Брехт отказывается ехать. Он, столько раз говоривший, что не годится для роли мученика, он, так дерзко шокировавший романтических идеалистов насмешливым скепсисом, циничным вааловским жизнелюбием, иногда поражавший даже друзей хладнокровной, трезвой расчетливостью, из-за которой иные считают его черствым себялюбцем, он теперь снова, так же как 1 мая 1929 года на окровавленных улицах Берлина, сжав зубы с угрюмым упорством – внезапно ожившим наследием драчливых крестьянских предков, – набычился и не отступает перед смертельной угрозой. Он плевал на здравый смысл, на недописанные пьесы, на проекты и планы – он не оставит безнадежно больного товарища. Он просто не может это сделать. Не может, и нечего тут объяснять.

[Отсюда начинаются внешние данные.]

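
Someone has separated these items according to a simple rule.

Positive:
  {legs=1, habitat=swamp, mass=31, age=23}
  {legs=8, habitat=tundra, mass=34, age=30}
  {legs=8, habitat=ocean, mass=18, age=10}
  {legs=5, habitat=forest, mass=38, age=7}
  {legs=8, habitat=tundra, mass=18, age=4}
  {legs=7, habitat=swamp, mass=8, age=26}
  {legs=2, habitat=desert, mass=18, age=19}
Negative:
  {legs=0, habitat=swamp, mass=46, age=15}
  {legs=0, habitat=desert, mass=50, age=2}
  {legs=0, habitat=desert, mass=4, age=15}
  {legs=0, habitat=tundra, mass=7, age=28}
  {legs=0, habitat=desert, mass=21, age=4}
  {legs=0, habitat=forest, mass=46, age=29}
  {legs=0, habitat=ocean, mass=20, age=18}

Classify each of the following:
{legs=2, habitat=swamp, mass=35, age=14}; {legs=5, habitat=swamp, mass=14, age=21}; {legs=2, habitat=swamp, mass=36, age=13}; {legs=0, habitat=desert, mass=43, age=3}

The pattern is that an item is 'Positive' exactly when: legs ≥ 1.
{legs=2, habitat=swamp, mass=35, age=14}: legs = 2 — passes, so Positive. {legs=5, habitat=swamp, mass=14, age=21}: legs = 5 — passes, so Positive. {legs=2, habitat=swamp, mass=36, age=13}: legs = 2 — passes, so Positive. {legs=0, habitat=desert, mass=43, age=3}: legs = 0 — does not fit, so Negative.

Positive, Positive, Positive, Negative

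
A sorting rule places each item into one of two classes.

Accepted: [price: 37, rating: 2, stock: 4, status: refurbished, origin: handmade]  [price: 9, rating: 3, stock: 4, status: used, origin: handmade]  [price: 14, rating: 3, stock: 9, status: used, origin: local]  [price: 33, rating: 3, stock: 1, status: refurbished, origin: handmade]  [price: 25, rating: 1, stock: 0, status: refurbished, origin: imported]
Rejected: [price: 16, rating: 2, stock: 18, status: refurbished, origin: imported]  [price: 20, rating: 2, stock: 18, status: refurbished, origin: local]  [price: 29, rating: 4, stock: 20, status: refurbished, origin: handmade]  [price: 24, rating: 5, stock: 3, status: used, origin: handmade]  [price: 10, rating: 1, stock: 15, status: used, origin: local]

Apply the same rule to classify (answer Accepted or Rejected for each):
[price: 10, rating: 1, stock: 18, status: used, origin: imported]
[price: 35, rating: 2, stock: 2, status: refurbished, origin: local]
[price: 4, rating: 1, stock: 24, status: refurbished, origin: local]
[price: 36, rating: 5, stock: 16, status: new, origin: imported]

Rejected, Accepted, Rejected, Rejected

The distinguishing property — rating ≤ 3 AND stock ≤ 9 — holds for all the 'Accepted' cases and none of the 'Rejected' cases.
Rejected: [price: 10, rating: 1, stock: 18, status: used, origin: imported], since rating = 1, stock = 18. Accepted: [price: 35, rating: 2, stock: 2, status: refurbished, origin: local], since rating = 2, stock = 2. Rejected: [price: 4, rating: 1, stock: 24, status: refurbished, origin: local], since rating = 1, stock = 24. Rejected: [price: 36, rating: 5, stock: 16, status: new, origin: imported], since rating = 5, stock = 16.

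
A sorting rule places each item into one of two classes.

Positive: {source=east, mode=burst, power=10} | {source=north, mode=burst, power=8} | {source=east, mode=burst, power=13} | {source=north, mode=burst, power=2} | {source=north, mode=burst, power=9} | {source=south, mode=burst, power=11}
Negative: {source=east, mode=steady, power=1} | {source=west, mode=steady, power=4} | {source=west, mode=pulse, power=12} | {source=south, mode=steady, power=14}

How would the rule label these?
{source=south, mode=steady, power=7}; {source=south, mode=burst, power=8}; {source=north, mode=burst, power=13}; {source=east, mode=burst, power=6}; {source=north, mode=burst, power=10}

Negative, Positive, Positive, Positive, Positive

Looking at the examples, the only property every 'Positive' case has and every 'Negative' case lacks is: mode is burst.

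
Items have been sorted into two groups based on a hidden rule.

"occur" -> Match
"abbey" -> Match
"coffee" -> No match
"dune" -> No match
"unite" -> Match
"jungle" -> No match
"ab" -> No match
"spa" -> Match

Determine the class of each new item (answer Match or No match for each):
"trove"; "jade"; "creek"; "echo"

Match, No match, Match, No match

A rule that fits every label: odd length — true of each 'Match' example, false of each 'No match' one.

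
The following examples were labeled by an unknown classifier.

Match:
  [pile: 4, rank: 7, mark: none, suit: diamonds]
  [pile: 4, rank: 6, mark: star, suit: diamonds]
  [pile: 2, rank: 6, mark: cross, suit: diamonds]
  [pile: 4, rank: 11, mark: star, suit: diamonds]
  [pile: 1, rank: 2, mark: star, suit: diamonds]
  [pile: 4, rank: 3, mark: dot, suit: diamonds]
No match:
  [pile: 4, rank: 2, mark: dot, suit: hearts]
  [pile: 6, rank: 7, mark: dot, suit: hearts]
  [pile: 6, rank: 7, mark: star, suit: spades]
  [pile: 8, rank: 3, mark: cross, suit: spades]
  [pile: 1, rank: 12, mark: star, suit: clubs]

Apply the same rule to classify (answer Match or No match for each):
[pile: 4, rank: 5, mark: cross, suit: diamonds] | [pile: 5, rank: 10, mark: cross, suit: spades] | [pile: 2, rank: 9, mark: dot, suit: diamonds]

Every 'Match' example satisfies: suit is diamonds. None of the 'No match' examples do.
[pile: 4, rank: 5, mark: cross, suit: diamonds]: Match (suit is diamonds). [pile: 5, rank: 10, mark: cross, suit: spades]: No match (suit is spades). [pile: 2, rank: 9, mark: dot, suit: diamonds]: Match (suit is diamonds).

Match, No match, Match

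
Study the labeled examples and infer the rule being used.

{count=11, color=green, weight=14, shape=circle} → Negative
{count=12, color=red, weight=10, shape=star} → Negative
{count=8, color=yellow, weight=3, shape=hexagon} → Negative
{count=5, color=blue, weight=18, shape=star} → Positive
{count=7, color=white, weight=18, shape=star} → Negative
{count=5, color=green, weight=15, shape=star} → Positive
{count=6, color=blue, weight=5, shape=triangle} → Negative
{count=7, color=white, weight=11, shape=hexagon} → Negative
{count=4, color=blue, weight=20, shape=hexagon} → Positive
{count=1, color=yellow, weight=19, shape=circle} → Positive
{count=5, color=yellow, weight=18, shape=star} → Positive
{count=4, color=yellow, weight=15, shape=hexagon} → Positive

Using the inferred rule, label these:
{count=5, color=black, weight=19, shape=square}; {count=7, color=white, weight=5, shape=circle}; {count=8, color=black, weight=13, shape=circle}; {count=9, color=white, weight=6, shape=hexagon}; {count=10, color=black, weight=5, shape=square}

Positive, Negative, Negative, Negative, Negative

'Positive' ⟺ count ≤ 5.
{count=5, color=black, weight=19, shape=square} — count = 5, hence Positive.
{count=7, color=white, weight=5, shape=circle} — count = 7, hence Negative.
{count=8, color=black, weight=13, shape=circle} — count = 8, hence Negative.
{count=9, color=white, weight=6, shape=hexagon} — count = 9, hence Negative.
{count=10, color=black, weight=5, shape=square} — count = 10, hence Negative.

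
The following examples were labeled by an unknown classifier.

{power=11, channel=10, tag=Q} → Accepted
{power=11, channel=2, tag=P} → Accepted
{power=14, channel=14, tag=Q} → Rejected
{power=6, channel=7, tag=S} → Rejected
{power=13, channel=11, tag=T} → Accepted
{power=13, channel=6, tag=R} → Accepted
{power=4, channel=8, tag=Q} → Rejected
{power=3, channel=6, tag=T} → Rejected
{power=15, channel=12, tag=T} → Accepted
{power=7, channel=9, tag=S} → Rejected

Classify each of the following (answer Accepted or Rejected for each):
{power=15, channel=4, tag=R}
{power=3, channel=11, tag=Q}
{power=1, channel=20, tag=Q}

The rule appears to be: channel ≤ 12 AND power ≥ 11.
{power=15, channel=4, tag=R} → channel = 4, power = 15 → Accepted. {power=3, channel=11, tag=Q} → channel = 11, power = 3 → Rejected. {power=1, channel=20, tag=Q} → channel = 20, power = 1 → Rejected.

Accepted, Rejected, Rejected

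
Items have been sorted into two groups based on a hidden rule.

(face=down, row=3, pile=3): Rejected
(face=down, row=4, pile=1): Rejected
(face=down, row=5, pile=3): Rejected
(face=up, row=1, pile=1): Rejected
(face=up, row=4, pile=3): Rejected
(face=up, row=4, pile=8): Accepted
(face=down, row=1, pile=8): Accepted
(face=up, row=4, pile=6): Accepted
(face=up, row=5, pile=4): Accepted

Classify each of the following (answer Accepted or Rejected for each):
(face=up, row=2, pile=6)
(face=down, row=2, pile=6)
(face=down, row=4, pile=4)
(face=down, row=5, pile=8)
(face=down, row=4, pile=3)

The pattern is that an item is 'Accepted' exactly when: pile ≥ 4.

Accepted, Accepted, Accepted, Accepted, Rejected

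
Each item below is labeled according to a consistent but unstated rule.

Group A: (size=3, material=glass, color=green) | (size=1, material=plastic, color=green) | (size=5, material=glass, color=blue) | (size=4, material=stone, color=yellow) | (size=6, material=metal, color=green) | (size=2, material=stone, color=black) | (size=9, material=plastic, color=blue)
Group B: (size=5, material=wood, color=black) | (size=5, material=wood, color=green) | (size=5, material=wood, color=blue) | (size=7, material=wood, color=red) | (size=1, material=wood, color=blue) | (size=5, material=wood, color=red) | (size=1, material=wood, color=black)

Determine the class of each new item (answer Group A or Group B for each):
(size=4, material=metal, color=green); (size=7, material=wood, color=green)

Group A, Group B

The simplest hypothesis consistent with all the labels is: material is not wood.
(size=4, material=metal, color=green) — material is metal, hence Group A. (size=7, material=wood, color=green) — material is wood, hence Group B.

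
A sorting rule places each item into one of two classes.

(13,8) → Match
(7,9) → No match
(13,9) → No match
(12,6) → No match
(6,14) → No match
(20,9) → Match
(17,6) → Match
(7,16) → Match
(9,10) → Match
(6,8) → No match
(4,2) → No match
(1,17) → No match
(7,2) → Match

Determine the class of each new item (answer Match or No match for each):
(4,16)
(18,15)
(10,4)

No match, Match, No match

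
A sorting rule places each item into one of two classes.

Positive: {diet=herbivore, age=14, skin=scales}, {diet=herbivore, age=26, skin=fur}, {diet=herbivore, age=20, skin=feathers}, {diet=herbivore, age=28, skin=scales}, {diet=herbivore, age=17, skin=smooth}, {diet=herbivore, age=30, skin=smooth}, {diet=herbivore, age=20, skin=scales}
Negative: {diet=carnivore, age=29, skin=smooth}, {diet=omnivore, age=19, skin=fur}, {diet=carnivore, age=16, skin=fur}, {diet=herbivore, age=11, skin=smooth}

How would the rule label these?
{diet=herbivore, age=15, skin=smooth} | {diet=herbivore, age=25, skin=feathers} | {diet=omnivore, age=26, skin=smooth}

'Positive' ⟺ diet is herbivore AND age ≥ 14.
{diet=herbivore, age=15, skin=smooth}: Positive (diet is herbivore, age = 15).
{diet=herbivore, age=25, skin=feathers}: Positive (diet is herbivore, age = 25).
{diet=omnivore, age=26, skin=smooth}: Negative (diet is omnivore, age = 26).

Positive, Positive, Negative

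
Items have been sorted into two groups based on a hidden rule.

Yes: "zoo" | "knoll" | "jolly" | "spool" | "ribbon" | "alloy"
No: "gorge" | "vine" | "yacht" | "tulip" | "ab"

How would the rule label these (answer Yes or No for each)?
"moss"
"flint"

Yes, No

A rule that fits every label: has a double letter — true of each 'Yes' example, false of each 'No' one.
"moss": 'ss' doubled, meets the rule → Yes. "flint": no doubled letter, fails this test → No.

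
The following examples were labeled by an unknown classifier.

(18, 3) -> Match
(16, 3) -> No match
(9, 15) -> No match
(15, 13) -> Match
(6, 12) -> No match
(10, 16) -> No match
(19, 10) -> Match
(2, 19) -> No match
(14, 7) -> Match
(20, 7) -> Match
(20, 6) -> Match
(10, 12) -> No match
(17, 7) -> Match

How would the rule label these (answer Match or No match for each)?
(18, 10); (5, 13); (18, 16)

Match, No match, Match

The rule appears to be: first > second AND sum ≥ 21.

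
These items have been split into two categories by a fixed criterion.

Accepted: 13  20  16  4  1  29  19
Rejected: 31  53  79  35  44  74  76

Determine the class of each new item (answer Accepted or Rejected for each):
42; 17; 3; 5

Every 'Accepted' example satisfies: at most 29. None of the 'Rejected' examples do.

Rejected, Accepted, Accepted, Accepted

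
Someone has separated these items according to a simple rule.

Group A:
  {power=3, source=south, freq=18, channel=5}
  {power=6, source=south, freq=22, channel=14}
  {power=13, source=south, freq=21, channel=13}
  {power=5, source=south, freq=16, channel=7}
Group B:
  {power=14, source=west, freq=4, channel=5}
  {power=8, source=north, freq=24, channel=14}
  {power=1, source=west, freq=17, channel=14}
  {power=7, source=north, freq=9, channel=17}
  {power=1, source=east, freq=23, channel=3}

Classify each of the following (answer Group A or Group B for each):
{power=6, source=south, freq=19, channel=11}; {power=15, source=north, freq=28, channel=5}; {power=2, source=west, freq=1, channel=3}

Group A, Group B, Group B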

В телеграммах из США нарастает паническая тревога друзей. Элизабет Гауптман, Фейхтвангер, братья Эйслер, Фриц Кортнер, Бурри торопят его, умоляют, настаивают. Они уже знают, что с каждым днем увеличивается и без того большое количество немецких войск на востоке и в Финляндии; приближается начало новой неизбежной войны; гитлеровцы явно готовят наступление на Россию; английские и американские обозреватели уже называют сроки: не позднее августа; Финляндия, конечно, станет полем боя. Оставаться там – верная гибель. Промедление опасно: в любой день могут быть закрыты границы, блокированы порты.

Но он не уступает. Наконец удается добиться для Греты гостевой визы. 13 мая все вместе выезжают в США через Советский Союз.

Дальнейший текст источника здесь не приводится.